The sum of the series $ ^4{C_0}{ + ^5}{C_1}x{ + ^6}{C_2}{x^2}{ + ^7}{C_3}{x^3} + \cdots \,{\text{to}}\,\infty $ is
A. $ {\left( {1 - x} \right)^{ - 4}} $
B. $ \dfrac{1}{{{{\left( {1 - x} \right)}^5}}} $
C. $ {\left( {1 + x} \right)^{ - 5}} $
D.None of these

Answer 1

Hint: To solve this question first we should know that $ {\left( {1 - x} \right)^{ - n}} $ expansion is $ ^{n - 1}{C_0}{ + ^n}{C_1}x{ + ^{n + 1}}{C_2}{x^2}{ + ^{n + 2}}{C_3}{x^3} + \cdots $
comparing the coefficients of the terms of the standard series with that given in question we solve the given problem.

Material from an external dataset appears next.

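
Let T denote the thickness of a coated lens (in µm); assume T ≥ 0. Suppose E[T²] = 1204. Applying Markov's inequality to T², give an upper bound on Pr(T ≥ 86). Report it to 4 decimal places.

0.1628

Since T ≥ 0, the event {T ≥ 86} is the same as {T² ≥ 7396}.
Markov's inequality applied to T² gives Pr(T² ≥ 7396) ≤ E[T²]/7396 = 1204/7396 = 0.1628.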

Complete step-by-step answer:
Given, series is $ ^4{C_0}{ + ^5}{C_1}x{ + ^6}{C_2}{x^2}{ + ^7}{C_3}{x^3} + \cdots \,{\text{to}}\,\infty $ .
As, we know the expansion of the $ {\left( {1 - x} \right)^{ - n}} $ is given by $ ^{n - 1}{C_0}{ + ^n}{C_1}x{ + ^{n + 1}}{C_2}{x^2}{ + ^{n + 2}}{C_3}{x^3} + \cdots $ .
If we compare equation $ ^4{C_0}{ + ^5}{C_1}x{ + ^6}{C_2}{x^2}{ + ^7}{C_3}{x^3} + \cdots \,{\text{to}}\,\infty $ and $ ^{n - 1}{C_0}{ + ^n}{C_1}x{ + ^{n + 1}}{C_2}{x^2}{ + ^{n + 2}}{C_3}{x^3} + \cdots $ .
Then, $ n - 1 = 4 \Rightarrow n = 4 + 1 = 5 $
Therefore, n will be equal to 5.
So, by this we can conclude that $ ^4{C_0}{ + ^5}{C_1}x{ + ^6}{C_2}{x^2}{ + ^7}{C_3}{x^3} + \cdots \,{\text{to}}\,\infty $ sums up as $ {\left( {1 - x} \right)^{ - 4}} $ .
So, the correct answer is “$ {\left( {1 - x} \right)^{ - 4}} $ ”.

Note: The Binomial Theorem is the process of extending an expression to some finite power that has been elevated. A binomial theorem is a strong expansion instrument that has Algebra application, likelihood, etc.